Thursday, September 20, 2012

Missing Beauty

"So beautiful, it took my breath away, sorry." She stopped for just a second during our run, her feet quickly rejoining my steps.

I had not seen it. I had NO idea what she was talking about. We were running through a small forest along a creek, in the pitch dark. What did she see? 

I was missing the beauty. I kept speaking. Words that barely stopped to hear something about beautiful. I looked briefly, but did not see it. I realized not in the moment, later, I could be drinking in beauty, instead I was spilling suffering. Hoping for someone to hear a bit of my pain. I am tired, worn out, failing always. I am Tired of trying not to fail. I am overwhelmed with the trying.

"Did you smell those roses!" I missed it again, almost. Out of the corner of my eye, I see red;. bright red. The sun is beginning to rise, it is not so dark. I want to stop. To go back. To breathe deep in and smell. But I can't.

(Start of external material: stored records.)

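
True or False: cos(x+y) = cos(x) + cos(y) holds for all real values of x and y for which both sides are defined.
False.

Claim: cos(x+y) = cos(x) + cos(y).
Test a specific point where both sides are defined: x = -π/2, y = -π/6.
LHS = cos(x+y) ≈ -0.5000
RHS = cos(x) + cos(y) ≈ 0.8660
Since -0.5000 ≠ 0.8660, the equation fails at this point, so it cannot hold for all real values of x and y for which both sides are defined.
The correct expansion is cos(x+y) = cos(x)cos(y) - sin(x)sin(y); cosine is not additive.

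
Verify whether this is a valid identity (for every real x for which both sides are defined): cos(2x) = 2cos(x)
Claim: cos(2x) = 2cos(x).
Test a specific point where both sides are defined: x = -π/6.
LHS = cos(2x) ≈ 0.5000
RHS = 2cos(x) ≈ 1.7321
Since 0.5000 ≠ 1.7321, the equation fails at this point, so it cannot hold for every real x for which both sides are defined.
The correct double-angle formula is cos(2x) = cos²x - sin²x.

Conclusion: No, this is NOT an identity.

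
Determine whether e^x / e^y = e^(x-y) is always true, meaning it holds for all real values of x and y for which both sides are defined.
Yes, this is an identity.

Claim: e^x / e^y = e^(x-y).
Reasoning: 1/e^y = e^(-y), so e^x / e^y = e^x · e^(-y) = e^(x + (-y)) = e^(x-y) by the product rule for exponents.
So the two sides agree for all real values of x and y for which both sides are defined.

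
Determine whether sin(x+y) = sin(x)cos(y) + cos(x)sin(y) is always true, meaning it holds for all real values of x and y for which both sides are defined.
Yes, this is an identity.

Claim: sin(x+y) = sin(x)cos(y) + cos(x)sin(y).
Reasoning: By Euler's formula e^(i(x+y)) = e^(ix)·e^(iy) = (cos x + i·sin x)(cos y + i·sin y). The imaginary part of the left side is sin(x+y); the imaginary part of the product is sin(x)cos(y) + cos(x)sin(y).
So the two sides agree for all real values of x and y for which both sides are defined.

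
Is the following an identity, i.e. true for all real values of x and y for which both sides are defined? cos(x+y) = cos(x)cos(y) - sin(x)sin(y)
Yes, this is an identity.

Claim: cos(x+y) = cos(x)cos(y) - sin(x)sin(y).
Reasoning: By Euler's formula e^(i(x+y)) = e^(ix)·e^(iy) = (cos x + i·sin x)(cos y + i·sin y). The real part of the left side is cos(x+y); the real part of the product is cos(x)cos(y) - sin(x)sin(y) (since i·i = -1).
So the two sides agree for all real values of x and y for which both sides are defined.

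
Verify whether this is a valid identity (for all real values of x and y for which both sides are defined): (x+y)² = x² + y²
No, this is NOT an identity.

Claim: (x+y)² = x² + y².
Test a specific point where both sides are defined: x = -2, y = 1.
LHS = (x+y)² ≈ 1.0000
RHS = x² + y² ≈ 5.0000
Since 1.0000 ≠ 5.0000, the equation fails at this point, so it cannot hold for all real values of x and y for which both sides are defined.
The correct expansion is (x+y)² = x² + 2xy + y²; the cross term 2xy is missing.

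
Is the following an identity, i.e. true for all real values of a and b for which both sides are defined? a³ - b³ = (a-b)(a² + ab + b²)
Claim: a³ - b³ = (a-b)(a² + ab + b²).
Reasoning: Expand the right side: (a-b)(a² + ab + b²) = a³ + a²b + ab² - a²b - ab² - b³ = a³ - b³ (the middle terms cancel in pairs).
So the two sides agree for all real values of a and b for which both sides are defined.

Conclusion: Yes, this is an identity.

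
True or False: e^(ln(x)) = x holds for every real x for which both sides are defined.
True.

Claim: e^(ln(x)) = x.
Reasoning: For x > 0, ln(x) is by definition the exponent p such that e^p = x. Raising e to that exponent therefore returns x: e^(ln x) = x.
So the two sides agree for every real x for which both sides are defined.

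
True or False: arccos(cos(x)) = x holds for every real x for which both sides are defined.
Claim: arccos(cos(x)) = x.
Test a specific point where both sides are defined: x = -π/6.
LHS = arccos(cos(x)) ≈ 0.5236
RHS = x ≈ -0.5236
Since 0.5236 ≠ -0.5236, the equation fails at this point, so it cannot hold for every real x for which both sides are defined.
arccos only returns values in [0, π], so arccos(cos(x)) = x holds only for x in that interval, not for all real x.

Conclusion: False.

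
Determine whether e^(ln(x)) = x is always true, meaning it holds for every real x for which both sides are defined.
Claim: e^(ln(x)) = x.
Reasoning: For x > 0, ln(x) is by definition the exponent p such that e^p = x. Raising e to that exponent therefore returns x: e^(ln x) = x.
So the two sides agree for every real x for which both sides are defined.

Conclusion: Yes, this is an identity.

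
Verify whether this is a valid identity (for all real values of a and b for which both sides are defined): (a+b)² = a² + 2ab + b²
Yes, this is an identity.

Claim: (a+b)² = a² + 2ab + b².
Reasoning: Expand: (a+b)² = (a+b)(a+b) = a·a + a·b + b·a + b·b = a² + 2ab + b².
So the two sides agree for all real values of a and b for which both sides are defined.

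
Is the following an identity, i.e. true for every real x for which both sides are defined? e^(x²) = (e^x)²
No, this is NOT an identity.

Claim: e^(x²) = (e^x)².
Test a specific point where both sides are defined: x = -1.
LHS = e^(x²) ≈ 2.7183
RHS = (e^x)² ≈ 0.1353
Since 2.7183 ≠ 0.1353, the equation fails at this point, so it cannot hold for every real x for which both sides are defined.
(e^x)² = e^(2x), and 2x ≠ x² in general.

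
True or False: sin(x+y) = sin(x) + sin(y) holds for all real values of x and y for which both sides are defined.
False.

Claim: sin(x+y) = sin(x) + sin(y).
Test a specific point where both sides are defined: x = 3π/4, y = π/6.
LHS = sin(x+y) ≈ 0.2588
RHS = sin(x) + sin(y) ≈ 1.2071
Since 0.2588 ≠ 1.2071, the equation fails at this point, so it cannot hold for all real values of x and y for which both sides are defined.
The correct expansion is sin(x+y) = sin(x)cos(y) + cos(x)sin(y); sine is not additive.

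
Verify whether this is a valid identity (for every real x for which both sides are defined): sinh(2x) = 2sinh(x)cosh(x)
Yes, this is an identity.

Claim: sinh(2x) = 2sinh(x)cosh(x).
Reasoning: 2sinh(x)cosh(x) = 2 · (e^x - e^-x)/2 · (e^x + e^-x)/2 = (e^(2x) - e^(-2x))/2 = sinh(2x).
So the two sides agree for every real x for which both sides are defined.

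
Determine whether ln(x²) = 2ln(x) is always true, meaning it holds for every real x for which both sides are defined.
Yes, this is an identity.

Claim: ln(x²) = 2ln(x).
Reasoning: The right side requires x > 0. For x > 0, x² = (e^(ln x))² = e^(2ln x), so ln(x²) = 2ln(x). (For x < 0 the right side is undefined, so those values are outside the claim.)
So the two sides agree for every real x for which both sides are defined.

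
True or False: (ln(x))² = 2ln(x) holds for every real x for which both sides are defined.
False.

Claim: (ln(x))² = 2ln(x).
Test a specific point where both sides are defined: x = 1/2.
LHS = (ln(x))² ≈ 0.4805
RHS = 2ln(x) ≈ -1.3863
Since 0.4805 ≠ -1.3863, the equation fails at this point, so it cannot hold for every real x for which both sides are defined.
2ln(x) equals ln(x²), which is not the same as (ln x)².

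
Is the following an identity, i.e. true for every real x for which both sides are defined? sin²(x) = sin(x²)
No, this is NOT an identity.

Claim: sin²(x) = sin(x²).
Test a specific point where both sides are defined: x = π/2.
LHS = sin²(x) ≈ 1.0000
RHS = sin(x²) ≈ 0.6243
Since 1.0000 ≠ 0.6243, the equation fails at this point, so it cannot hold for every real x for which both sides are defined.
sin²(x) means (sin x)², squaring the output; sin(x²) squares the input. These are different functions.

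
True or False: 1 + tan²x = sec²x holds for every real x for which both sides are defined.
Claim: 1 + tan²x = sec²x.
Reasoning: Start from sin²x + cos²x = 1 and divide every term by cos²x (allowed wherever tan x and sec x are defined): tan²x + 1 = 1/cos²x = sec²x.
So the two sides agree for every real x for which both sides are defined.

Conclusion: True.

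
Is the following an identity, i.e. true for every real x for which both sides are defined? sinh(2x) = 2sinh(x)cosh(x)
Yes, this is an identity.

Claim: sinh(2x) = 2sinh(x)cosh(x).
Reasoning: 2sinh(x)cosh(x) = 2 · (e^x - e^-x)/2 · (e^x + e^-x)/2 = (e^(2x) - e^(-2x))/2 = sinh(2x).
So the two sides agree for every real x for which both sides are defined.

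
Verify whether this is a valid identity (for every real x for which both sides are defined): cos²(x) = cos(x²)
Claim: cos²(x) = cos(x²).
Test a specific point where both sides are defined: x = π/2.
LHS = cos²(x) ≈ 0.0000
RHS = cos(x²) ≈ -0.7812
Since 0.0000 ≠ -0.7812, the equation fails at this point, so it cannot hold for every real x for which both sides are defined.
cos²(x) means (cos x)², squaring the output; cos(x²) squares the input. These are different functions.

Conclusion: No, this is NOT an identity.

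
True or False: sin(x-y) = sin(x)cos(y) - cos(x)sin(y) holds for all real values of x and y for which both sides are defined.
Claim: sin(x-y) = sin(x)cos(y) - cos(x)sin(y).
Reasoning: Replace y by -y in sin(x+y) = sin(x)cos(y) + cos(x)sin(y) and use cos(-y) = cos(y), sin(-y) = -sin(y): sin(x-y) = sin(x)cos(y) - cos(x)sin(y).
So the two sides agree for all real values of x and y for which both sides are defined.

Conclusion: True.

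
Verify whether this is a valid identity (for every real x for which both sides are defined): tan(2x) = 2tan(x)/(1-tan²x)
Yes, this is an identity.

Claim: tan(2x) = 2tan(x)/(1-tan²x).
Reasoning: tan(2x) = sin(2x)/cos(2x) = 2sin(x)cos(x) / (cos²x - sin²x). Divide numerator and denominator by cos²x: 2tan(x) / (1 - tan²x).
So the two sides agree for every real x for which both sides are defined.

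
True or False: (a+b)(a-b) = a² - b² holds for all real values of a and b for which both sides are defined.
Claim: (a+b)(a-b) = a² - b².
Reasoning: Expand: (a+b)(a-b) = a² - ab + ba - b² = a² - b² (the cross terms cancel).
So the two sides agree for all real values of a and b for which both sides are defined.

Conclusion: True.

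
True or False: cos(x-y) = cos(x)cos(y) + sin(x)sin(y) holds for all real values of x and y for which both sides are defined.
Claim: cos(x-y) = cos(x)cos(y) + sin(x)sin(y).
Reasoning: Replace y by -y in cos(x+y) = cos(x)cos(y) - sin(x)sin(y) and use cos(-y) = cos(y), sin(-y) = -sin(y): cos(x-y) = cos(x)cos(y) + sin(x)sin(y).
So the two sides agree for all real values of x and y for which both sides are defined.

Conclusion: True.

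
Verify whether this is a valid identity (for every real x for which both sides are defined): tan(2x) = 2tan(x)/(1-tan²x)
Claim: tan(2x) = 2tan(x)/(1-tan²x).
Reasoning: tan(2x) = sin(2x)/cos(2x) = 2sin(x)cos(x) / (cos²x - sin²x). Divide numerator and denominator by cos²x: 2tan(x) / (1 - tan²x).
So the two sides agree for every real x for which both sides are defined.

Conclusion: Yes, this is an identity.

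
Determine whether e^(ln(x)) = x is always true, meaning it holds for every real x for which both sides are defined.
Claim: e^(ln(x)) = x.
Reasoning: For x > 0, ln(x) is by definition the exponent p such that e^p = x. Raising e to that exponent therefore returns x: e^(ln x) = x.
So the two sides agree for every real x for which both sides are defined.

Conclusion: Yes, this is an identity.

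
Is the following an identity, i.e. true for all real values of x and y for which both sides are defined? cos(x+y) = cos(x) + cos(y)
Claim: cos(x+y) = cos(x) + cos(y).
Test a specific point where both sides are defined: x = π/3, y = -π/2.
LHS = cos(x+y) ≈ 0.8660
RHS = cos(x) + cos(y) ≈ 0.5000
Since 0.8660 ≠ 0.5000, the equation fails at this point, so it cannot hold for all real values of x and y for which both sides are defined.
The correct expansion is cos(x+y) = cos(x)cos(y) - sin(x)sin(y); cosine is not additive.

Conclusion: No, this is NOT an identity.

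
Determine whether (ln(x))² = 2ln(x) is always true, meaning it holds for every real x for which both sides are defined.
Claim: (ln(x))² = 2ln(x).
Test a specific point where both sides are defined: x = 3.
LHS = (ln(x))² ≈ 1.2069
RHS = 2ln(x) ≈ 2.1972
Since 1.2069 ≠ 2.1972, the equation fails at this point, so it cannot hold for every real x for which both sides are defined.
2ln(x) equals ln(x²), which is not the same as (ln x)².

Conclusion: No, this is NOT an identity.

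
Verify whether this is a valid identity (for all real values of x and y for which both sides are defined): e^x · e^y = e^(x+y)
Claim: e^x · e^y = e^(x+y).
Reasoning: This is the law of exponents for a common base: multiplying powers adds exponents. E.g. from the series, (Σ x^j/j!)(Σ y^k/k!) = Σ_m (Σ_{j+k=m} x^j y^k/(j!k!)) = Σ_m (x+y)^m/m! by the binomial theorem.
So the two sides agree for all real values of x and y for which both sides are defined.

Conclusion: Yes, this is an identity.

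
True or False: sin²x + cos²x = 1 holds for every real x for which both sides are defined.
True.

Claim: sin²x + cos²x = 1.
Reasoning: The point (cos x, sin x) lies on the unit circle X² + Y² = 1, so cos²x + sin²x = 1 for every real x.
So the two sides agree for every real x for which both sides are defined.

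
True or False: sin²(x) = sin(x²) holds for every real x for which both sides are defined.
Claim: sin²(x) = sin(x²).
Test a specific point where both sides are defined: x = π/3.
LHS = sin²(x) ≈ 0.7500
RHS = sin(x²) ≈ 0.8897
Since 0.7500 ≠ 0.8897, the equation fails at this point, so it cannot hold for every real x for which both sides are defined.
sin²(x) means (sin x)², squaring the output; sin(x²) squares the input. These are different functions.

Conclusion: False.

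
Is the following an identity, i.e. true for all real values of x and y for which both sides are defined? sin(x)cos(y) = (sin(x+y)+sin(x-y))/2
Yes, this is an identity.

Claim: sin(x)cos(y) = (sin(x+y)+sin(x-y))/2.
Reasoning: sin(x+y) = sin(x)cos(y) + cos(x)sin(y) and sin(x-y) = sin(x)cos(y) - cos(x)sin(y). Adding, sin(x+y) + sin(x-y) = 2sin(x)cos(y); divide by 2.
So the two sides agree for all real values of x and y for which both sides are defined.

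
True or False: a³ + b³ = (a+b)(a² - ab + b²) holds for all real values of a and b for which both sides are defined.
Claim: a³ + b³ = (a+b)(a² - ab + b²).
Reasoning: Expand the right side: (a+b)(a² - ab + b²) = a³ - a²b + ab² + a²b - ab² + b³ = a³ + b³ (the middle terms cancel in pairs).
So the two sides agree for all real values of a and b for which both sides are defined.

Conclusion: True.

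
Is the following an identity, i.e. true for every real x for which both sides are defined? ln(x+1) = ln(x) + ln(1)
No, this is NOT an identity.

Claim: ln(x+1) = ln(x) + ln(1).
Test a specific point where both sides are defined: x = 3.
LHS = ln(x+1) ≈ 1.3863
RHS = ln(x) + ln(1) ≈ 1.0986
Since 1.3863 ≠ 1.0986, the equation fails at this point, so it cannot hold for every real x for which both sides are defined.
ln(1) = 0, so the right side is just ln(x), which differs from ln(x+1).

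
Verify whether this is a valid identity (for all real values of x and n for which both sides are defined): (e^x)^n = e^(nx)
Yes, this is an identity.

Claim: (e^x)^n = e^(nx).
Reasoning: e^x is a positive real number, and for a positive base B and real exponent n, B^n = e^(n·ln B). With B = e^x, ln B = x, so (e^x)^n = e^(n·x).
So the two sides agree for all real values of x and n for which both sides are defined.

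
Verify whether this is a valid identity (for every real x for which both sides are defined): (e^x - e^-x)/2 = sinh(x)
Yes, this is an identity.

Claim: (e^x - e^-x)/2 = sinh(x).
Reasoning: This is exactly the definition of the hyperbolic sine: sinh(x) := (e^x - e^-x)/2.
So the two sides agree for every real x for which both sides are defined.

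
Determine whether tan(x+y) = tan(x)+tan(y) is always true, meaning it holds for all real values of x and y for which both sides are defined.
No, this is NOT an identity.

Claim: tan(x+y) = tan(x)+tan(y).
Test a specific point where both sides are defined: x = π/6, y = 2π/3.
LHS = tan(x+y) ≈ -0.5774
RHS = tan(x)+tan(y) ≈ -1.1547
Since -0.5774 ≠ -1.1547, the equation fails at this point, so it cannot hold for all real values of x and y for which both sides are defined.
The correct formula is tan(x+y) = (tan(x) + tan(y))/(1 - tan(x)tan(y)).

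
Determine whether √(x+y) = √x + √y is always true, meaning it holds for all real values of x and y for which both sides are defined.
Claim: √(x+y) = √x + √y.
Test a specific point where both sides are defined: x = 4, y = 5.
LHS = √(x+y) ≈ 3.0000
RHS = √x + √y ≈ 4.2361
Since 3.0000 ≠ 4.2361, the equation fails at this point, so it cannot hold for all real values of x and y for which both sides are defined.
Squaring the right side gives x + 2√(xy) + y, not x + y.

Conclusion: No, this is NOT an identity.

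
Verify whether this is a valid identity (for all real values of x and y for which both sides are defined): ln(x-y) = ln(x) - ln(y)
Claim: ln(x-y) = ln(x) - ln(y).
Test a specific point where both sides are defined: x = 2, y = 3/2.
LHS = ln(x-y) ≈ -0.6931
RHS = ln(x) - ln(y) ≈ 0.2877
Since -0.6931 ≠ 0.2877, the equation fails at this point, so it cannot hold for all real values of x and y for which both sides are defined.
ln(x) - ln(y) = ln(x/y), not ln(x-y).

Conclusion: No, this is NOT an identity.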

I can't stop running.

"I want to spend TIME with you." He says. Precious time with my husband whom I love. But I have plans. I have things to do. A list has been made. I have been waiting all day to finally sit. "I want to just spend TIME with you, talk." And so I do, reluctantly looking at what I had planned. Frustrated that I cannot enjoy this moment, this now.

"It is funny how I used to love to just spend time, now it seems so much work." Before I even finish the words, I know it was a mistake. He is not work. He is not the problem. It is me, my problem. If I had written him in my schedule in my mind, I would be okay, I think. But tonight it just wasn't my plan. I was not treasuring like I did before we married, every waking minute of quiet we had to get to know each other, I was trying to fit him in. I missed the moment, the beauty.

So I am back to my list, to sit in beauty, in the moment that I am thankful for.

11. Friends that do not miss the beauty, that point it out when they see it.
12. A neighbor who frequently meets me with iced coffee after rest time, knowing, most days are long
13. Bikes that are ridden up and down the street in the cooler evening of fall
14. The smell of freshly mowed grass.
15. Roses, bright red roses in the fall, that remind me to stop.
16. A husband who wants to just spend time with me, turn off the TV, computer and talk and listen
17. A daughter who lets me be sad, curled up in my arms when I am homesick still, then wipes my eyes, "All done mommy?"
18. "Catching Cickets" or catching grasshoppers, but a two year old's version is much cuter
19. Laughing until I cry
20. Windows open that let in the smell of outdoors; the smell that reminds me of freshly washed sheets hung on the line and then crawling into bed as a child after a long day of playing in the summer sunshine.